Here are the films in the TCM tribute:
The Late George Apley (1947) was Cummins' first assignment for Fox after the Forever Amber disappointment. She plays the daughter to Ronald Colman, who is cast in the title role in this adaptation of the John P. Marquand novel and the play co-written by George S. Kaufman. Directed by Joseph L. Mankiewicz, the film is set in Boston during the pre-World War I period and concerns the struggles of the stuffy Mr. Apley in adapting to changing times.

Gun Crazy (1950) has gained cult status as a study of a young couple on a crime spree, foreshadowing 1967's Bonnie and Clyde. Directed by Joseph H. Lewis, this film noir melodrama has Cummins as a carnival sharpshooter who entices her newlywed husband (John Dall) into a series of violent robberies. New York Times critic Howard Thompson wrote that, "Looking as fragile as a Dresden doll, Miss Cummins bites into her assignment like a shark."

Always a Bride (1953) is a British romantic comedy in which Cummins plays a young woman who joins her father (Ronald Squire) in posing as a married couple at swanky Riviera resorts so they can con unsuspecting tourists out of their money. Terence Morgan plays the young man who complicates the situation when the Cummins character falls in love with him. Ralph Smart directed.
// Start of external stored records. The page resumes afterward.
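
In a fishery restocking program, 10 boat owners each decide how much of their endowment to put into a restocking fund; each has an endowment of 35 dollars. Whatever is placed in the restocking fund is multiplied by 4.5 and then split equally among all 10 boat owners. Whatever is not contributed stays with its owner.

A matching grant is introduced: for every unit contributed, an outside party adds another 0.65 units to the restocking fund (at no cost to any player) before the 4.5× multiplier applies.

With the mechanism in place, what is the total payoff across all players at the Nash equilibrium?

The effective private return is 4.5 × 1.65 / 10 = 0.7425, which is still under 1, so the mechanism doesn't change anyone's dominant strategy: zero contribution.
Everyone keeps their endowment and the group total is 10 × 35 = 350.

350.00 dollars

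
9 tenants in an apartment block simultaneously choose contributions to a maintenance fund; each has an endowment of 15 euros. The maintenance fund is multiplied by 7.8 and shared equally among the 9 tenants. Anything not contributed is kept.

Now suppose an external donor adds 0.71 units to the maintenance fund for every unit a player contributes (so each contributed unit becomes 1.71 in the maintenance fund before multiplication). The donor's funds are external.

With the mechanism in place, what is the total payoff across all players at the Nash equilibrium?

1800.63 euros

With the mechanism, a contributed unit returns 7.8 × 1.71 / 9 = 1.4820 per unit of net cost to the contributor — now above 1 — so contributing fully is weakly dominant for every player.
So the Nash equilibrium is full contribution by all 9; the group earns 7.8 × 1.71 × 135 = 1800.63.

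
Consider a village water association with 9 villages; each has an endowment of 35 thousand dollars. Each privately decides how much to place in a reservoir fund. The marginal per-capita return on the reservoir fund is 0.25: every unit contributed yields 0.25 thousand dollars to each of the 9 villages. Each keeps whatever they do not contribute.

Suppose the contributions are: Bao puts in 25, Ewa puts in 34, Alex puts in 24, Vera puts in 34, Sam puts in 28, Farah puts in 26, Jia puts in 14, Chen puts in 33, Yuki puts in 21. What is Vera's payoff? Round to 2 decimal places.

Total contributed: 25 + 34 + 24 + 34 + 28 + 26 + 14 + 33 + 21 = 239.
Each receives 0.25 × 239 = 59.75 from the reservoir fund.
Vera keeps 35 − 34 = 1, so Vera's payoff is 1 + 59.75 = 60.75.

60.75 thousand dollars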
Hell Drivers (1957), a British film noir directed by Cy Enfield, stars Stanley Baker as an ex-convict who goes to work for a trucking company where corruption is rampant. Cummins plays a secretary who knows the company's secrets, and the cast also includes Herbert Lom, Patrick McGoohan and, in very early roles, Sean Connery and David McCallum.

Curse of the Demon (1957), originally called Night of the Demon in Great Britain, is a horror film directed by a master of the genre, Jacques Tourneur (1942's Cat People). Dana Andrews stars as an American psychologist investigating possible murders by a satanic cult in England, with Cummins as the niece of one of the victims. Like Gun Crazy, this film developed a cult following. Martin Scorsese named it among his list of top 85 films to see.